Ecstasy is making a comeback in the European Union with online sales and targeted marketing helping to drive the revival among young people, the EU drug agency said Tuesday.
Ecstasy, the common name of MDMA, has returned as “a common stimulant of choice for young people,” the agency said in its annual 2016 European Drug Report on drug trends in the 28-nation bloc.
Ecstasy first established itself in the illegal drug market in the 1990s, but its use declined at the end of the last decade amid poor drug quality and adulteration.
According to the latest survey of the Lisbon-based European monitoring center for drugs and drug addiction (EMCDDA), 2.1 million people aged 15-34 had used ecstasy in the last year, 300,000 higher than the estimate in 2015.
Innovative ways of obtaining chemical compounds used to make the drug, new production methods and marketing techniques that offer varying strengths, colors and shapes of tablets are fueling the business, the EU drug agency said.
Authorities believe most ecstasy in the EU is produced in or around the Netherlands and Lisbon, it said.
Despite ecstasy’s return its use is still dwarfed by the popularity of cannabis. That remains the EU’s biggest-selling drug in money terms with an estimated annual retail value of 9.3 billion euros ($10.3 billion) — around 38 percent of the total illegal drug market — in 2013, the last year for which full figures are available.
Heroin sales are estimated to be the second-highest, at 6.8 billion euros, followed by cocaine at 5.7 billion euros. Sales of MDMA are believed to total almost 700 million euros.
Cannabis offenses, mostly involving use or possession for personal use, account for close to three-fourths of all drug-related offenses in the EU.
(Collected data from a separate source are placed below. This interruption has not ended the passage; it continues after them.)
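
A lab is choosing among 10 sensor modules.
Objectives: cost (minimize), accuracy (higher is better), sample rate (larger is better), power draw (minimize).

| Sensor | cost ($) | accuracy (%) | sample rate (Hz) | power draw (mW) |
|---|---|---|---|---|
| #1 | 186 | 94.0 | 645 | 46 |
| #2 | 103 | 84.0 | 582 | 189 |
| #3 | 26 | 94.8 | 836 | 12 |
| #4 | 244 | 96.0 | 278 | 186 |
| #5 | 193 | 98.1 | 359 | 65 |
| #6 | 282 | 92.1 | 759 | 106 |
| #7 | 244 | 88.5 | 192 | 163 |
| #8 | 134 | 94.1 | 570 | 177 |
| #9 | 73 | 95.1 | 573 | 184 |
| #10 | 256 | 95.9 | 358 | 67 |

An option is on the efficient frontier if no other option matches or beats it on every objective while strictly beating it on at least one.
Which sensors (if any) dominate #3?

#1: worse on cost (186 vs 26).
#2: worse on cost (103 vs 26).
#4: worse on cost (244 vs 26).
#5: worse on cost (193 vs 26).
#6: worse on cost (282 vs 26).
#7: worse on cost (244 vs 26).
#8: worse on cost (134 vs 26).
#9: worse on cost (73 vs 26).
#10: worse on cost (256 vs 26).
No option dominates #3.

none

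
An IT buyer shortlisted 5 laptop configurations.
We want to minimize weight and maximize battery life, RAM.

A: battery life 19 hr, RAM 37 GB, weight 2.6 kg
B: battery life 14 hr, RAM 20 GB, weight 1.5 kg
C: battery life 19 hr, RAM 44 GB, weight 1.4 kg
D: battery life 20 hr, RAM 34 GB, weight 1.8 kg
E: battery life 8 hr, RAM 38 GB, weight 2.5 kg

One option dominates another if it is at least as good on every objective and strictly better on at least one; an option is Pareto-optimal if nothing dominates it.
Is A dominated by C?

C vs A: battery life 19≥19, RAM 44≥37, weight 1.4≤2.6 — C is at least as good on every objective with at least one strict improvement.

Yes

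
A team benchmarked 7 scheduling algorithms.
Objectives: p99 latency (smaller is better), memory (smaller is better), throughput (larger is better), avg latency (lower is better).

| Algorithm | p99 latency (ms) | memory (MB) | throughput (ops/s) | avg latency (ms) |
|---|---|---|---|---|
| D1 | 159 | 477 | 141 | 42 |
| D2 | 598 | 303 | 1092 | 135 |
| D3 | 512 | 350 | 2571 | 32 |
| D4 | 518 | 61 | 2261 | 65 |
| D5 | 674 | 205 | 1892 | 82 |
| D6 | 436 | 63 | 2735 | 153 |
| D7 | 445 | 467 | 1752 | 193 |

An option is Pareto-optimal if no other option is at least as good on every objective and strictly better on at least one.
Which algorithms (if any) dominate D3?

none

D1: worse on memory (477 vs 350).
D2: worse on p99 latency (598 vs 512).
D4: worse on p99 latency (518 vs 512).
D5: worse on p99 latency (674 vs 512).
D6: worse on avg latency (153 vs 32).
D7: worse on memory (467 vs 350).
No option dominates D3.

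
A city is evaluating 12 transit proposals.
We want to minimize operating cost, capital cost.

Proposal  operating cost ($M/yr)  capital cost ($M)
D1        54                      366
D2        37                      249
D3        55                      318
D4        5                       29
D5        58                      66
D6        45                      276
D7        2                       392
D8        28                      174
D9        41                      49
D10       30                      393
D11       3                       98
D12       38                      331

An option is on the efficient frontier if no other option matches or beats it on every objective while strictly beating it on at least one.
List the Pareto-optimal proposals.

D4, D7, D11

D1: dominated by D2 (operating cost 37≤54, capital cost 249≤366).
D2: dominated by D4 (operating cost 5≤37, capital cost 29≤249).
D3: dominated by D2 (operating cost 37≤55, capital cost 249≤318).
D4: not dominated (best capital cost).
D5: dominated by D4 (operating cost 5≤58, capital cost 29≤66).
D6: dominated by D2 (operating cost 37≤45, capital cost 249≤276).
D7: not dominated (best operating cost).
D8: dominated by D4 (operating cost 5≤28, capital cost 29≤174).
D9: dominated by D4 (operating cost 5≤41, capital cost 29≤49).
D10: dominated by D4 (operating cost 5≤30, capital cost 29≤393).
D11: not dominated.
D12: dominated by D2 (operating cost 37≤38, capital cost 249≤331).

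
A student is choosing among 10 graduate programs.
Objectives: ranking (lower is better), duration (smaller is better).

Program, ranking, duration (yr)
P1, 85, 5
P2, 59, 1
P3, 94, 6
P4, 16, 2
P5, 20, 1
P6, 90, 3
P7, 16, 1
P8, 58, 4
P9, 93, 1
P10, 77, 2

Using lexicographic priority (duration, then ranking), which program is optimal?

P7

First minimize duration: best is 1, kept {P2, P5, P7, P9}.
Then minimize ranking: best is 16, kept {P7}.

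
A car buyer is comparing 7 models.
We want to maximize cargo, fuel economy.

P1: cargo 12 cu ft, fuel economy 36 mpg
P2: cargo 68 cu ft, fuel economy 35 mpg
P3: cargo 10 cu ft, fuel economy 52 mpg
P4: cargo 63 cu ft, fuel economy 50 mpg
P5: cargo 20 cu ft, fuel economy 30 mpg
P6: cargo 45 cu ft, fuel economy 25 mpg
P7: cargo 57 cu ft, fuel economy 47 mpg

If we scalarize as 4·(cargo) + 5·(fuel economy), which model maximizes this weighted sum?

P1: 4·12 + 5·36 = 228
P2: 4·68 + 5·35 = 447
P3: 4·10 + 5·52 = 300
P4: 4·63 + 5·50 = 502
P5: 4·20 + 5·30 = 230
P6: 4·45 + 5·25 = 305
P7: 4·57 + 5·47 = 463
Highest: P4 at 502.

P4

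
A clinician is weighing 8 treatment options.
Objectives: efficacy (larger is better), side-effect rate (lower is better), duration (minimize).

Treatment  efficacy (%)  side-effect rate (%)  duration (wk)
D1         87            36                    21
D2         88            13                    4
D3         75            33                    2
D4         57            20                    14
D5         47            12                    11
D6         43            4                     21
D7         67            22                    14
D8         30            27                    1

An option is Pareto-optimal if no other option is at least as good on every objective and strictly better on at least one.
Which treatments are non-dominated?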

Cocaine use appears to be higher in western and southern EU countries, while amphetamines are more prominent in northern and eastern EU, according to the report.
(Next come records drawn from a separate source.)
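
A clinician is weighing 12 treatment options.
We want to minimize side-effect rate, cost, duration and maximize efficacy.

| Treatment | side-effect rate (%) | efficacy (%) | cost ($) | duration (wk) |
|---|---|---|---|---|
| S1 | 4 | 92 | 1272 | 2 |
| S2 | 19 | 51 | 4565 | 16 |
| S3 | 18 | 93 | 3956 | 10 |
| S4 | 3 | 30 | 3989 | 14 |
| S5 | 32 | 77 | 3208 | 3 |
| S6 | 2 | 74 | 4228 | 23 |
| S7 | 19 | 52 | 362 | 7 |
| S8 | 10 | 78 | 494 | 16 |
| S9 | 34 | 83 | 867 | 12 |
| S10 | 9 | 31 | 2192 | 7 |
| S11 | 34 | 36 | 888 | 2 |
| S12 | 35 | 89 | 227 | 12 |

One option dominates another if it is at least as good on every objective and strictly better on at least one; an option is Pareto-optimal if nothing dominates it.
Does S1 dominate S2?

Yes

S1 vs S2: side-effect rate 4≤19, efficacy 92≥51, cost 1272≤4565, duration 2≤16 — S1 is at least as good on every objective with at least one strict improvement.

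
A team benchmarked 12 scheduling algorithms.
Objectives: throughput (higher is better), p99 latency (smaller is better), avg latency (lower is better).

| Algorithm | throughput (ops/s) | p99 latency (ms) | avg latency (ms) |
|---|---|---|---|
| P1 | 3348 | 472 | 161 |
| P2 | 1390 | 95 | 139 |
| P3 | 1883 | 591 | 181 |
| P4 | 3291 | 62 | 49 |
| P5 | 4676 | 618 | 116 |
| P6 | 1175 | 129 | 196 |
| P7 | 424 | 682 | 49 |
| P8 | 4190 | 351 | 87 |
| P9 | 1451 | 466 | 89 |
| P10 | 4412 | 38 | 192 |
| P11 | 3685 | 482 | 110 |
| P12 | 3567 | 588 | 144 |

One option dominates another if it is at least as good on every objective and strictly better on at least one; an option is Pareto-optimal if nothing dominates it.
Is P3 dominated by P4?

P4 vs P3: throughput 3291≥1883, p99 latency 62≤591, avg latency 49≤181 — P4 is at least as good on every objective with at least one strict improvement.

Yes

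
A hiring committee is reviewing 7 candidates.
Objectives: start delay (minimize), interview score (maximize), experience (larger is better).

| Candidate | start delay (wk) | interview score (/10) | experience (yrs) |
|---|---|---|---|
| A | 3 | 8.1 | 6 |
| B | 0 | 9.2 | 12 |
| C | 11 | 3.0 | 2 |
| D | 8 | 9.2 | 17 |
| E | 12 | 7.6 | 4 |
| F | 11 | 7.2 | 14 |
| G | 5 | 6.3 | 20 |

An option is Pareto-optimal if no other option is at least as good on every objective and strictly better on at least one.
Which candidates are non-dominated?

B, D, G

A: dominated by B (start delay 0≤3, interview score 9.2≥8.1, experience 12≥6).
B: not dominated (best start delay).
C: dominated by A (start delay 3≤11, interview score 8.1≥3.0, experience 6≥2).
D: not dominated.
E: dominated by A (start delay 3≤12, interview score 8.1≥7.6, experience 6≥4).
F: dominated by D (start delay 8≤11, interview score 9.2≥7.2, experience 17≥14).
G: not dominated (best experience).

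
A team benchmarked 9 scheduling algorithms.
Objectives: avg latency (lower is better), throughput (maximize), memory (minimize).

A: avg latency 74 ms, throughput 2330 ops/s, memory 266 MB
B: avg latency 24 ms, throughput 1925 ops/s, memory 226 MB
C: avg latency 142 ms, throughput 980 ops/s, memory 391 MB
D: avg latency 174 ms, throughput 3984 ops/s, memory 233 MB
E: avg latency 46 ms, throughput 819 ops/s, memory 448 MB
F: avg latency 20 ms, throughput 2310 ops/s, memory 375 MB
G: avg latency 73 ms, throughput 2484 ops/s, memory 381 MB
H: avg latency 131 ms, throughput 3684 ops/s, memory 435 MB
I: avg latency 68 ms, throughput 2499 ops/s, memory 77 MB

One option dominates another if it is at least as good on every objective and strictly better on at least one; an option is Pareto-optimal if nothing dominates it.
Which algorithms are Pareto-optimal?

B, D, F, H, I

A: dominated by I (avg latency 68≤74, throughput 2499≥2330, memory 77≤266).
B: not dominated.
C: dominated by A (avg latency 74≤142, throughput 2330≥980, memory 266≤391).
D: not dominated (best throughput).
E: dominated by B (avg latency 24≤46, throughput 1925≥819, memory 226≤448).
F: not dominated (best avg latency).
G: dominated by I (avg latency 68≤73, throughput 2499≥2484, memory 77≤381).
H: not dominated.
I: not dominated (best memory).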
The agency said online drug sales appear to be growing, representing an “important new challenge for drug policy.”
Alexis Goosdeel, the EU drugs agency director, said: “The revival of MDMA brings with it the need to rethink existing prevention and harm-reduction responses to target and support a new population of users who may be using high-dose products, without fully understanding the risks involved.”
“Intoxications and even deaths associated with this drug are highlighted in our new report. This is particularly worrying since MDMA is moving into more mainstream social settings and is increasingly available via online markets,” he added.